Current through Register Vol. 43, No. 49, December 5, 2024
Section 30-10-223 - ICF-MR interest expense(a) Only necessary and proper interest on working capital indebtedness shall be an allowable cost. (b) The interest expense shall be incurred on indebtedness established with: (1) Lenders or lending organizations not related to the borrower; or (2) partners, stockholders, home office organizations, or related parties, if the following conditions are met: (A) The terms and conditions of payment of the loans shall resemble terms and conditions of an arms-length transaction by a prudent borrower with a recognized, local lending institution with the capability of entering into a transaction of the required magnitude. (B) The provider shall demonstrate, to the satisfaction of the agency, a primary business purpose for the loan other than increasing the per diem rate. (C) The transaction shall be recognized and reported by all parties for federal income tax purposes. (c) When the general fund of an ICF-MR "borrows" from a donor-restricted fund, this interest expense shall be an allowable cost if it is considered by the agency to be reasonable. In addition, if an ICF-MR operated by members of a religious order borrows from the order, interest paid to the order shall be an allowable cost. (d) The interest expense shall be reduced by the investment income from restricted or unrestricted idle funds or funded reserve accounts, except when that income is from gifts and grants, whether restricted or unrestricted, which are held in a separate account and not commingled with other funds.

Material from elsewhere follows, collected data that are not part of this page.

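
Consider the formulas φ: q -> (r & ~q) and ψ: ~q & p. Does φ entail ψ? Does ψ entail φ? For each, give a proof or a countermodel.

The forward direction fails; the converse holds.

(⇒) This fails. Under q = F, p = F, r = F, the left side is true but the right side is false.

(⇐) Assume the antecedent. If q is true, the antecedent cannot hold. If q is false, q -> (r & ~q) reduces to true regardless of the other variables. Either way q -> (r & ~q) holds.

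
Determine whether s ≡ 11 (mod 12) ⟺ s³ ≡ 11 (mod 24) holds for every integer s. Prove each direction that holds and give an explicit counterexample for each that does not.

Only the converse holds.

(→) This fails: take s = 23. Then 23 ≡ 11 (mod 12), but 23³ = 12167 ≡ 23 (mod 24), not 11.

(←) Conversely, the residues r modulo 24 with r³ ≡ 11 (mod 24) are exactly {11}, and each is ≡ 11 (mod 12).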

Income from the provider's qualified pension fund shall not be used to reduce interest expense. (e) Interest earned on restricted or unrestricted reserve accounts of industrial revenue bonds of sinking fund accounts shall be offset against interest expense and limited to the interest expense on the related debt. (f) Loans made to finance that portion of the cost of acquisition of a facility that exceeds historical cost or the cost basis recognized for program purposes shall not be considered to be reasonably related to client care. Kan. Admin. Regs. § 30-10-223
Authorized by and implementing K.S.A. 39-708c, as amended by L. 1990, Chapter 152; effective, T-30-12-28-40, Dec. 28, 1940; effective March 4, 1991.